When an external current is applied to the cell, then the flow of the current can be reversed, as will the half-cell processes. The generation of chemicals by electrolysis in an electrolytic cell is known as electrosynthesis. This is particularly useful when trying to encourage a reaction that has a $$+ve\: \Delta G$$.

The electrolytic extraction of metal from ore is called electrowinning, when the metal is purified, it’s called electrorefining and using electrolytic processes to deposit metal on a surface, it’s called electroplating.

Electrolytic methods are involved in the production of nylon that converts acrylonitrile to adiponitrile

$\ce{2(H2C=CH-C#N_{(aq)}) + 2H+_{(aq)} + 2e- -> (H2C-CH2-C#N)2_{(aq)}}$

### Electrowinning of aluminium¶

The electrolyte is molten cryolite ($$\sim1000^\circ C,\:\ce{Na3AIF6}$$) that contains aluminium ore ($$\ce{Al2O3}$$). The reaction is $$\ce{2Al2O3 + 3C -> 4Al + 3CO2}$$ which produces molten aluminium that sinks to the bottom of the tank and can be easily drained off.

### Chloroalkali Process¶

Incredibly useful because it converts brine into commodity products such as $$\ce{Cl2, H2, NaOH, NaClO,}$$ and $$\ce{HCl}$$.

The brine is concentrated to $$\sim7\:M$$ and the chloride is oxidised to chlorine gas ($$\ce{2Cl- -> Cl2 + 2e-}$$).
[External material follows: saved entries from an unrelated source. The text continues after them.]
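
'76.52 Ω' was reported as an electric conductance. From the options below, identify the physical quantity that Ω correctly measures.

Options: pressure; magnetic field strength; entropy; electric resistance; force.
electric resistance

electric conductance should have units dimensionally equivalent to A^2 * s^3 / (kg * m^2) (e.g. S).
The given unit 'Ω' reduces to kg * m^2 / (A^2 * s^3). Of the listed options, that is the dimensionality of electric resistance.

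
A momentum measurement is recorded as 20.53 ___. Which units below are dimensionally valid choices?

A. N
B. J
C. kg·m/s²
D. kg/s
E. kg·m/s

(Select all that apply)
E

momentum has SI base units: kg * m / s

Checking each option against kg * m / s:
  A. N: ✗ does not match
  B. J: ✗ does not match
  C. kg·m/s²: ✗ does not match
  D. kg/s: ✗ does not match
  E. kg·m/s: ✓ matches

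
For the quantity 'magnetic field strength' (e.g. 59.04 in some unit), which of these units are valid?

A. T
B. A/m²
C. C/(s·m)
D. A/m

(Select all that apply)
C, D

magnetic field strength has SI base units: A / m

Checking each option against A / m:
  A. T: ✗ does not match
  B. A/m²: ✗ does not match
  C. C/(s·m): ✓ matches
  D. A/m: ✓ matches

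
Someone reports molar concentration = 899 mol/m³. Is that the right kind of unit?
Yes

molar concentration has SI base units: mol / m^3
mol/m³ reduces to the same SI base units, so it is a valid unit for molar concentration.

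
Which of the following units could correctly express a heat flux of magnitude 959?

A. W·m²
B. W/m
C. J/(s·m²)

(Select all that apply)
C

heat flux has SI base units: kg / s^3

Checking each option against kg / s^3:
  A. W·m²: ✗ does not match
  B. W/m: ✗ does not match
  C. J/(s·m²): ✓ matches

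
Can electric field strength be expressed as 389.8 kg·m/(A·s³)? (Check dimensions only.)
Yes

electric field strength has SI base units: kg * m / (A * s^3)
kg·m/(A·s³) reduces to the same SI base units, so it is a valid unit for electric field strength.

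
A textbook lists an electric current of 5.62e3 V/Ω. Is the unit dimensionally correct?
Yes

electric current has SI base units: A
V/Ω reduces to the same SI base units, so it is a valid unit for electric current.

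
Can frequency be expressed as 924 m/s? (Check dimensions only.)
No

frequency has SI base units: 1 / s
m/s does NOT reduce to 1 / s; a valid unit for frequency would be e.g. Hz.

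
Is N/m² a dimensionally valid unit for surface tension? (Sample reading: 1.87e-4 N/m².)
No

surface tension has SI base units: kg / s^2
N/m² does NOT reduce to kg / s^2; a valid unit for surface tension would be e.g. N/m.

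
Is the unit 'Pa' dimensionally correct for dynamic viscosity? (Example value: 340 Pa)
No

dynamic viscosity has SI base units: kg / (m * s)
Pa does NOT reduce to kg / (m * s); a valid unit for dynamic viscosity would be e.g. Pa·s.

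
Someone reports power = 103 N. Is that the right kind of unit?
No

power has SI base units: kg * m^2 / s^3
N does NOT reduce to kg * m^2 / s^3; a valid unit for power would be e.g. W.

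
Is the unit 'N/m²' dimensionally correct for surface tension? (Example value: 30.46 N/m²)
No

surface tension has SI base units: kg / s^2
N/m² does NOT reduce to kg / s^2; a valid unit for surface tension would be e.g. N/m.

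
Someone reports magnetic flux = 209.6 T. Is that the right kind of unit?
No

magnetic flux has SI base units: kg * m^2 / (A * s^2)
T does NOT reduce to kg * m^2 / (A * s^2); a valid unit for magnetic flux would be e.g. Wb.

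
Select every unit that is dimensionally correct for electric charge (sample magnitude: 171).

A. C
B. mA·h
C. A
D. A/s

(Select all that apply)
A, B

electric charge has SI base units: A * s

Checking each option against A * s:
  A. C: ✓ matches
  B. mA·h: ✓ matches
  C. A: ✗ does not match
  D. A/s: ✗ does not match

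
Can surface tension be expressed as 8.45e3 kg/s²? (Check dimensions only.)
Yes

surface tension has SI base units: kg / s^2
kg/s² reduces to the same SI base units, so it is a valid unit for surface tension.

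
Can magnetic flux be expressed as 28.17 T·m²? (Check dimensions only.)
Yes

magnetic flux has SI base units: kg * m^2 / (A * s^2)
T·m² reduces to the same SI base units, so it is a valid unit for magnetic flux.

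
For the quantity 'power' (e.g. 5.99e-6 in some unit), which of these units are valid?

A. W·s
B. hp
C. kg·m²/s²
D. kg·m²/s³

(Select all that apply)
B, D

power has SI base units: kg * m^2 / s^3

Checking each option against kg * m^2 / s^3:
  A. W·s: ✗ does not match
  B. hp: ✓ matches
  C. kg·m²/s²: ✗ does not match
  D. kg·m²/s³: ✓ matches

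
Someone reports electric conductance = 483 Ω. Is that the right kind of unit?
No

electric conductance has SI base units: A^2 * s^3 / (kg * m^2)
Ω does NOT reduce to A^2 * s^3 / (kg * m^2); a valid unit for electric conductance would be e.g. S.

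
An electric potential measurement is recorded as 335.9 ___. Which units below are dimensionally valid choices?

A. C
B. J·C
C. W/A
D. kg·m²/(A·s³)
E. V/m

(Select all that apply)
C, D

electric potential has SI base units: kg * m^2 / (A * s^3)

Checking each option against kg * m^2 / (A * s^3):
  A. C: ✗ does not match
  B. J·C: ✗ does not match
  C. W/A: ✓ matches
  D. kg·m²/(A·s³): ✓ matches
  E. V/m: ✗ does not match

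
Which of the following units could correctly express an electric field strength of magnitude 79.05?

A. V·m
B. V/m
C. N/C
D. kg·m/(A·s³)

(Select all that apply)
B, C, D

electric field strength has SI base units: kg * m / (A * s^3)

Checking each option against kg * m / (A * s^3):
  A. V·m: ✗ does not match
  B. V/m: ✓ matches
  C. N/C: ✓ matches
  D. kg·m/(A·s³): ✓ matches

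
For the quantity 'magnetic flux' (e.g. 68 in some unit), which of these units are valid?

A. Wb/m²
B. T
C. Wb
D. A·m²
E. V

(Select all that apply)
C

magnetic flux has SI base units: kg * m^2 / (A * s^2)

Checking each option against kg * m^2 / (A * s^2):
  A. Wb/m²: ✗ does not match
  B. T: ✗ does not match
  C. Wb: ✓ matches
  D. A·m²: ✗ does not match
  E. V: ✗ does not match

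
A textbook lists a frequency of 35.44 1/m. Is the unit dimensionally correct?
No

frequency has SI base units: 1 / s
1/m does NOT reduce to 1 / s; a valid unit for frequency would be e.g. Hz.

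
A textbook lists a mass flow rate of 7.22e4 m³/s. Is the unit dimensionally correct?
No

mass flow rate has SI base units: kg / s
m³/s does NOT reduce to kg / s; a valid unit for mass flow rate would be e.g. kg/s.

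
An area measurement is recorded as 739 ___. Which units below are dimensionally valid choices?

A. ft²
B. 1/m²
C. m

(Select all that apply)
A

area has SI base units: m^2

Checking each option against m^2:
  A. ft²: ✓ matches
  B. 1/m²: ✗ does not match
  C. m: ✗ does not match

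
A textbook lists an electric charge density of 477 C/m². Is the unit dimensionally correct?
No

electric charge density has SI base units: A * s / m^3
C/m² does NOT reduce to A * s / m^3; a valid unit for electric charge density would be e.g. C/m³.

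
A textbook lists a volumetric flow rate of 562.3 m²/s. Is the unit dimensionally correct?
No

volumetric flow rate has SI base units: m^3 / s
m²/s does NOT reduce to m^3 / s; a valid unit for volumetric flow rate would be e.g. m³/s.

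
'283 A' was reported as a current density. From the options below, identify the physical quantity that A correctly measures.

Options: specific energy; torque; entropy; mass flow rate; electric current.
electric current

current density should have units dimensionally equivalent to A / m^2 (e.g. A/m²).
The given unit 'A' reduces to A. Of the listed options, that is the dimensionality of electric current.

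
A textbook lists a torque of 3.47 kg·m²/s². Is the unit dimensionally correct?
Yes

torque has SI base units: kg * m^2 / s^2
kg·m²/s² reduces to the same SI base units, so it is a valid unit for torque.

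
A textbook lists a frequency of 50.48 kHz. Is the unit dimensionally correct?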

The $$\ce{Na+}$$ passes through an ion selective membrane, where water is reduced to hydrogen gas and sodium hydroxide:

$\ce{2H2O + 2e- -> H2 + 2OH-}$

The products can be combined and further processed, such as hypochlorite production:

$\ce{Cl2 + 2OH- -> Cl- + ClO- +H2O}$

The Anode ($$+ve$$) is made of titanium metal, and the cathode ($$-ve$$) is made of nickel metal.